Additionally, LSM - itself running as SYSTEM - connects to CSRSS via this pipe, 
and relays the parameter of DCOM/RPC object "IShadowPipe" (with CLSID 
{CFC351CD-3795-458E-B590-34046794AB2F}

Digging even deeper, \Windows\SbApiPort is connected to by LSM.exe - itself 
running as SYSTEM - on behalf of terminal services.
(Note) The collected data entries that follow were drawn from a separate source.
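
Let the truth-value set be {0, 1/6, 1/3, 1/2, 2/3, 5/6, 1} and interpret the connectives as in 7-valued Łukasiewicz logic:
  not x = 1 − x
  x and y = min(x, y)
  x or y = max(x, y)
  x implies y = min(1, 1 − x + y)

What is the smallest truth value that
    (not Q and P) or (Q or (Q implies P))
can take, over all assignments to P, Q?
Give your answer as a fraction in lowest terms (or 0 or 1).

1/2

Take P = 0, Q = 1/2:
not Q = not 1/2 = 1/2
not Q and P = 1/2 and 0 = 0
Q implies P = 1/2 implies 0 = 1/2
Q or (Q implies P) = 1/2 or 1/2 = 1/2
(not Q and P) or (Q or (Q implies P)) = 0 or 1/2 = 1/2
No assignment yields a value below 1/2, so this is the minimum.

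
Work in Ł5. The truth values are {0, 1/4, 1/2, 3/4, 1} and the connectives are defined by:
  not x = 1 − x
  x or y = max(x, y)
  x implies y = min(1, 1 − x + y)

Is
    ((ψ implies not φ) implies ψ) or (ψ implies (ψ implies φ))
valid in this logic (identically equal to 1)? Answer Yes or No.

No

Counterexample: take φ = 0, ψ = 3/4.
not φ = not 0 = 1
ψ implies not φ = 3/4 implies 1 = 1
(ψ implies not φ) implies ψ = 1 implies 3/4 = 3/4
ψ implies φ = 3/4 implies 0 = 1/4
ψ implies (ψ implies φ) = 3/4 implies 1/4 = 1/2
((ψ implies not φ) implies ψ) or (ψ implies (ψ implies φ)) = 3/4 or 1/2 = 3/4
This gives 3/4 ≠ 1.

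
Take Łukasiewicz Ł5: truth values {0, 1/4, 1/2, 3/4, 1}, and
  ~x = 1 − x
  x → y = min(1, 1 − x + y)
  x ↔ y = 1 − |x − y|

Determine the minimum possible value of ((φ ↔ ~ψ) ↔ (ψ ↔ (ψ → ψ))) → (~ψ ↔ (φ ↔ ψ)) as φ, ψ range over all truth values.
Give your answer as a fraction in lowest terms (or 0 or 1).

1/2

Take φ = 1/2, ψ = 3/4:
~ψ = ~3/4 = 1/4
φ ↔ ~ψ = 1/2 ↔ 1/4 = 3/4
ψ → ψ = 3/4 → 3/4 = 1
ψ ↔ (ψ → ψ) = 3/4 ↔ 1 = 3/4
(φ ↔ ~ψ) ↔ (ψ ↔ (ψ → ψ)) = 3/4 ↔ 3/4 = 1
~ψ = ~3/4 = 1/4
φ ↔ ψ = 1/2 ↔ 3/4 = 3/4
~ψ ↔ (φ ↔ ψ) = 1/4 ↔ 3/4 = 1/2
((φ ↔ ~ψ) ↔ (ψ ↔ (ψ → ψ))) → (~ψ ↔ (φ ↔ ψ)) = 1 → 1/2 = 1/2
No assignment yields a value below 1/2, so this is the minimum.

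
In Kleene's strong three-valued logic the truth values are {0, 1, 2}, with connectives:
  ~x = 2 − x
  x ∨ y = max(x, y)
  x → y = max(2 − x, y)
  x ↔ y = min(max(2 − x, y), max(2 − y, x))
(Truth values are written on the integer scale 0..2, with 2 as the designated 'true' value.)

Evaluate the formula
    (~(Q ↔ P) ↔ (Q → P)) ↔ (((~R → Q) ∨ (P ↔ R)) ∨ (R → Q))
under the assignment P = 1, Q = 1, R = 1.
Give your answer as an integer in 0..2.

1

Q ↔ P = 1 ↔ 1 = 1
~(Q ↔ P) = ~1 = 1
Q → P = 1 → 1 = 1
~(Q ↔ P) ↔ (Q → P) = 1 ↔ 1 = 1
~R = ~1 = 1
~R → Q = 1 → 1 = 1
P ↔ R = 1 ↔ 1 = 1
(~R → Q) ∨ (P ↔ R) = 1 ∨ 1 = 1
R → Q = 1 → 1 = 1
((~R → Q) ∨ (P ↔ R)) ∨ (R → Q) = 1 ∨ 1 = 1
(~(Q ↔ P) ↔ (Q → P)) ↔ (((~R → Q) ∨ (P ↔ R)) ∨ (R → Q)) = 1 ↔ 1 = 1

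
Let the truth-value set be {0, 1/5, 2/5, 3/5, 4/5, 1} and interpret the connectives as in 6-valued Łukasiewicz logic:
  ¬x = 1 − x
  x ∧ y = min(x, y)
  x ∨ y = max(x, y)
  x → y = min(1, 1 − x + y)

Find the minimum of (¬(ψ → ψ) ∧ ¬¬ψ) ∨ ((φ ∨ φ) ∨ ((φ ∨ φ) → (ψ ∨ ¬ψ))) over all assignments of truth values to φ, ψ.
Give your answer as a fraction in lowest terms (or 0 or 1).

Take φ = 4/5, ψ = 2/5:
ψ → ψ = 2/5 → 2/5 = 1
¬(ψ → ψ) = ¬1 = 0
¬ψ = ¬2/5 = 3/5
¬¬ψ = ¬3/5 = 2/5
¬(ψ → ψ) ∧ ¬¬ψ = 0 ∧ 2/5 = 0
φ ∨ φ = 4/5 ∨ 4/5 = 4/5
φ ∨ φ = 4/5 ∨ 4/5 = 4/5
¬ψ = ¬2/5 = 3/5
ψ ∨ ¬ψ = 2/5 ∨ 3/5 = 3/5
(φ ∨ φ) → (ψ ∨ ¬ψ) = 4/5 → 3/5 = 4/5
(φ ∨ φ) ∨ ((φ ∨ φ) → (ψ ∨ ¬ψ)) = 4/5 ∨ 4/5 = 4/5
(¬(ψ → ψ) ∧ ¬¬ψ) ∨ ((φ ∨ φ) ∨ ((φ ∨ φ) → (ψ ∨ ¬ψ))) = 0 ∨ 4/5 = 4/5
No assignment yields a value below 4/5, so this is the minimum.

4/5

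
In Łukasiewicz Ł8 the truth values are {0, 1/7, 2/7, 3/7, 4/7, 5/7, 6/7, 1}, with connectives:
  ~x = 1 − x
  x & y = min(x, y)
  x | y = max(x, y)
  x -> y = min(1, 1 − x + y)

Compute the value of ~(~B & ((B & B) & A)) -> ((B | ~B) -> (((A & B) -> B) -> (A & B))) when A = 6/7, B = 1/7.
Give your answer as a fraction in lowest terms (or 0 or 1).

3/7

~B = ~1/7 = 6/7
B & B = 1/7 & 1/7 = 1/7
(B & B) & A = 1/7 & 6/7 = 1/7
~B & ((B & B) & A) = 6/7 & 1/7 = 1/7
~(~B & ((B & B) & A)) = ~1/7 = 6/7
~B = ~1/7 = 6/7
B | ~B = 1/7 | 6/7 = 6/7
A & B = 6/7 & 1/7 = 1/7
(A & B) -> B = 1/7 -> 1/7 = 1
A & B = 6/7 & 1/7 = 1/7
((A & B) -> B) -> (A & B) = 1 -> 1/7 = 1/7
(B | ~B) -> (((A & B) -> B) -> (A & B)) = 6/7 -> 1/7 = 2/7
~(~B & ((B & B) & A)) -> ((B | ~B) -> (((A & B) -> B) -> (A & B))) = 6/7 -> 2/7 = 3/7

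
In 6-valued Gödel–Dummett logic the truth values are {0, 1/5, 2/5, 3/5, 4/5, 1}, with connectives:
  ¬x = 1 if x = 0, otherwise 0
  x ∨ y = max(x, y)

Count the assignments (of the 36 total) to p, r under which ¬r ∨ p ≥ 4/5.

16

value 1: 11 assignments (counts)
value 4/5: 5 assignments (counts)
value 3/5: 5 assignments
value 2/5: 5 assignments
value 1/5: 5 assignments
value 0: 5 assignments
So 16 of the 36 assignments meet the threshold.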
The parameters LSM relays 
are relayed via an RPC-able DCOM object implementation (COM object with CLSID 
{CFC351CD-3795-458E-B590-34046794AB2F}; interface "IShadowPipe"; exported via 
LSMPROXY.dll).

It is unclear whether the "IShadowPipe" object is ever exposed over either a 
RDP virtual channel, or one of the many exposed RPC end-points ACL-ed to 
"EVERYONE" from within LSM.exe.

Original issue reported on code.google.com by mattt...@google.com on 12 Jun 2015 at 2:00

GoogleCodeExporter commented 8 years ago
Communication history for this bug:

Jun11 [Day 0]:  Me -> MSRC    Initial report
Jun12 [Day 1]:  MSRC -> Me    MSRC issues tracking number 30430 to track this 
issue
Aug27 [Day 76]: Me -> MSRC    Request for additional feedback on whether 
Microsoft intends to patch the issue prior to the 90 day deadline.
Sep03 [Day 84]: MSRC -> Me    (10:20:45 PST) Microsoft responds "We have 
completed our investigations and have determined that the reported bug can be 
triggered only through CSRSS which is a privileged process, and requires admin 
to kernel elevation which is not considered as a security boundary"
Sep03 [Day 84]: MSRC -> Me    (17:24:30 PST) Microsoft sends a second email 
asking for acknowledgement of their previous email.
Sep04 [Day 85]: Me -> MSRC    Request for Microsoft to provide date on which 
their internal investigation stopped.
Sep08 [Day 89]: MSRC -> Me    Microsoft states "We tried reproducing this issue 
at our end in June and investigated this report during July and August 
time-frame"

Original comment by mattt...@google.com on 10 Sep 2015 at 2:47

GoogleCodeExporter commented 8 years ago
Note that this issue is a kernel driver signing bypass from Administrator 
privileges, i.e. it would typically be used as the final stage in an exploit 
chain that would already have given Administrator access, rather than as a 
standalone exploit.

Matt still has a lingering suspicion that this can be triggered from a 
non-Admin user (as described in the initial report), but after a fairly 
substantial investigation we haven't established this definitively.